Chapter 2 contains a theoretical review, followed by the FORTRAN development and testing of two EnKF methods: a serial ensemble square root filter (serial EnSRF, Whitaker and Hamill 2002) and a local EnKF (LEKF, Ott et al. 2002; 2004). We reproduced the results obtained by Whitaker and Hamill (2002) and Ott et al. (2004) on the Lorenz (1996) model. If we localize the LEKF error covariance, LEKF outperforms serial EnSRF. We also introduce a method to objectively estimate the optimal covariance inflation.
In Chapter 3 we apply the two EnKF methods and the three-dimensional variational method (3DVAR) to the SPEEDY primitive-equation global model (Molteni 2003), a fast but relatively realistic model. Perfect model experiments show that EnKF greatly outperforms 3DVAR. The 2-day forecast "errors of the day" are very similar to the analysis errors, but they are not similar among different methods except in low ensemble dimensional regions. Overall, serial EnSRF outperforms LEKF, but their difference is substantially reduced if we localize the LEKF error covariance or increase the ensemble size. Since LEKF is much more efficient than serial EnSRF when using parallel computers and many observations, LEKF would be the only feasible choice in operations.

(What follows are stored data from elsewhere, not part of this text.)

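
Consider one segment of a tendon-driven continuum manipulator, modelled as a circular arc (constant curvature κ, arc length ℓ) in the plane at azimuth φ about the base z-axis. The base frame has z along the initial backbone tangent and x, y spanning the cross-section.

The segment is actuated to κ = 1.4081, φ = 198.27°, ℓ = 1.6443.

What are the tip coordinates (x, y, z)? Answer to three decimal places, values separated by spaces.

θ = κ·ℓ = 1.4081 × 1.6443 = 2.31534 rad
ρ = (1 − cos θ)/κ = (1 − -0.67764)/1.4081 = 1.19142
z = sin θ / κ = 0.73540/1.4081 = 0.52226
x = ρ cos φ = 1.19142 × cos(198.27°) = -1.13136
y = ρ sin φ = 1.19142 × sin(198.27°) = -0.37350

-1.131 -0.374 0.522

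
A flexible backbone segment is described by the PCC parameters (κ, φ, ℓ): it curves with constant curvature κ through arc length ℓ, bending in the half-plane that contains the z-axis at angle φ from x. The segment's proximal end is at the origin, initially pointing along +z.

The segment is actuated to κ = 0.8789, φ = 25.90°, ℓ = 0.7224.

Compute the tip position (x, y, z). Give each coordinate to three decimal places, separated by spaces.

θ = κ·ℓ = 0.8789 × 0.7224 = 0.63492 rad
ρ = (1 − cos θ)/κ = (1 − 0.80512)/0.8789 = 0.22173
z = sin θ / κ = 0.59311/0.8789 = 0.67483
x = ρ cos φ = 0.22173 × cos(25.90°) = 0.19946
y = ρ sin φ = 0.22173 × sin(25.90°) = 0.09685

0.199 0.097 0.675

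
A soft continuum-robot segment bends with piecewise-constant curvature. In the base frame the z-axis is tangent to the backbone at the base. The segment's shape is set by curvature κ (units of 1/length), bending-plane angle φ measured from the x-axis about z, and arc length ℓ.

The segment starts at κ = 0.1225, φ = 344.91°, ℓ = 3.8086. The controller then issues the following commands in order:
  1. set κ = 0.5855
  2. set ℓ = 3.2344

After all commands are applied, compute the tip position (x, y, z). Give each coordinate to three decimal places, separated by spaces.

initial: κ=0.1225, φ=344.91°, ℓ=3.8086
cmd 1: set κ=0.5855 → (κ,φ,ℓ)=(0.5855,344.91°,3.8086) → tip=(2.6590,-0.7170,1.3502)
cmd 2: set ℓ=3.2344 → (κ,φ,ℓ)=(0.5855,344.91°,3.2344) → tip=(2.1724,-0.5857,1.6196)

2.172 -0.586 1.620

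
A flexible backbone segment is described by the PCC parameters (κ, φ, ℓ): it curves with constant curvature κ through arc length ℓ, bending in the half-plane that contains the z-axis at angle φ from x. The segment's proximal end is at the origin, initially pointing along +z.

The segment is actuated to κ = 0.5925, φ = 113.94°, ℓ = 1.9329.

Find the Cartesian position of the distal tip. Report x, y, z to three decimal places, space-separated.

-0.402 0.906 1.537

θ = κ·ℓ = 0.5925 × 1.9329 = 1.14524 rad
ρ = (1 − cos θ)/κ = (1 − 0.41282)/0.5925 = 0.99101
z = sin θ / κ = 0.91081/0.5925 = 1.53723
x = ρ cos φ = 0.99101 × cos(113.94°) = -0.40213
y = ρ sin φ = 0.99101 × sin(113.94°) = 0.90576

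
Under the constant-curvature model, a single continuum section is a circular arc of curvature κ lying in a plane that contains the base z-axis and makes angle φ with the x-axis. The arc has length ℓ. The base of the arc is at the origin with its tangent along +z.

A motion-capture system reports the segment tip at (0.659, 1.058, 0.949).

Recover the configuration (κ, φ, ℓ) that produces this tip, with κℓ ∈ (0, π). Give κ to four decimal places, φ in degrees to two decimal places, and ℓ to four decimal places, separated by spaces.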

In Chapter 4 we remove the perfect model assumption using the NCEP/NCAR reanalysis as the "nature" run. The advantage of EnKF to 3DVAR is reduced. When we apply the model bias estimation proposed by Dee and da Silva (1998), we find that the full dimensional model bias estimation fails. However, if instead we assume that the bias is low dimensional, we obtain a substantial improvement in the EnKF analysis.